May 10 2018 Dvar Torah

rabbi-eisen-270x306
Rabbi Robert Eisen

“The end is near! … The end is near!”

We are used to seeing such proclamations on placards in cartoons, or hear them “shouted from the mountain top” by any number of doomsday prophets or preachers. And, usually we just ignore the noise and go on our merry way.

However, I am here to tell you that it is true: THE END IS NEAR … the end of our reading of The Book of Leviticus that is. And that end should give us pause for concern.

For not a few of us, The Book of Leviticus is very problematic. The focus of so many of its chapter on the details of the sacrificial cult and concern for ritual purity just do not seem to resonate (How is that for being “politically correct”? ) with our minds, our hearts, or our spirit. That the end is near (we complete our reading of Leviticus this Shabbat) is something that could not have come sooner.

And yet … when read without prejudice for the idiom of what one might consider a bygone day … the book is far from anachronistic. In fact, in some ways, there is more of a need for a close reading of Leviticus in our age than in any time before. How so? Consider …

When read with an eye looking for meaning and significance, the book calls on us to embrace the world with a greater sense of appreciation for all that grows, and for wherever we might go.

When our ancestors brought a sacrifice to The Tabernacle or to The Temple they knew what they were giving up. They were intimately involved with life and the living. What they shared at the altar was not just stuff, it was life itself. As they made an offering, so did they see a piece of themselves depart as well.

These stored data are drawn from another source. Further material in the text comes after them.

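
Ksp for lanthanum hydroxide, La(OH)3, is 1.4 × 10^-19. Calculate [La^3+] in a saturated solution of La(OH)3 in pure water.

La(OH)3(s) <=> La^3+ + 3 OH^-
Ksp = [La^3+][OH^-]^3
For each mole of La(OH)3 that dissolves: [La^3+] = s, [OH^-] = 3s.
Substituting: Ksp = s(3s)^3 = 27s^4
Solving, s = (1.4 × 10^-19/27)^(1/4) = 8.49 x 10^-6 M
[La^3+] = s = 8.5 x 10^-6 M

[La^3+] ≈ 8.5 x 10^-6 M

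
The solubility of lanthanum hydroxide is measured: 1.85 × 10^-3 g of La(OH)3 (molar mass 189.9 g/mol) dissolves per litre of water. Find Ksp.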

The same could be said for the concerns regarding purity. Because they were affected by the strictures, so did our ancestors see that there was an order to this world: a structure without which we would not be able to function … they knew that there were consequences to what they did, and why – the most important of which the enabling of wo many disparate individuals to be able to come together as a community, as “one”.. They were engaged in the living of life “up close and personal”. The way they lived mattered. And, if they were not careful, they would find themselves outside of the camp, on their own and all alone.

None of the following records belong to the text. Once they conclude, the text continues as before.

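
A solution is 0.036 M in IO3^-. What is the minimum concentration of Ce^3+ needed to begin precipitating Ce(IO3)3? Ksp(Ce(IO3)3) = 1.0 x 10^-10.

[Ce^3+] = 2.1 × 10^-6 M

Ce(IO3)3(s) ⇌ Ce^3+ + 3 IO3^-
Ksp = [Ce^3+][IO3^-]^3
Precipitation begins when Q = Ksp. With [IO3^-] = 0.036 M:
1.0 x 10^-10 = (0.036)^3 × [Ce^3+]
[Ce^3+] = (1.0 x 10^-10 / 4.67 × 10^-5) = 2.1 × 10^-6 M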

So important were the sacrifices and the concerns regarding ritual purity that it could be said that without them (either!) the people would have been hard pressed to survive, not only in the wilderness, but at all. Without these laws, it would have been the end.

Is the end near? Perhaps our reading of The Book of Leviticus. However, if we read between the lines, dig deep and look for the meaning and significance of its verses up close and personal, perhaps we will begin to see that much more than coming to an end, our book is just now ready to begin … begin to give us the insight and inspiration to bring its words to life.

HAZAK HAZAK … V’NITCHAZEIK
Let us be strong … and strengthen one another.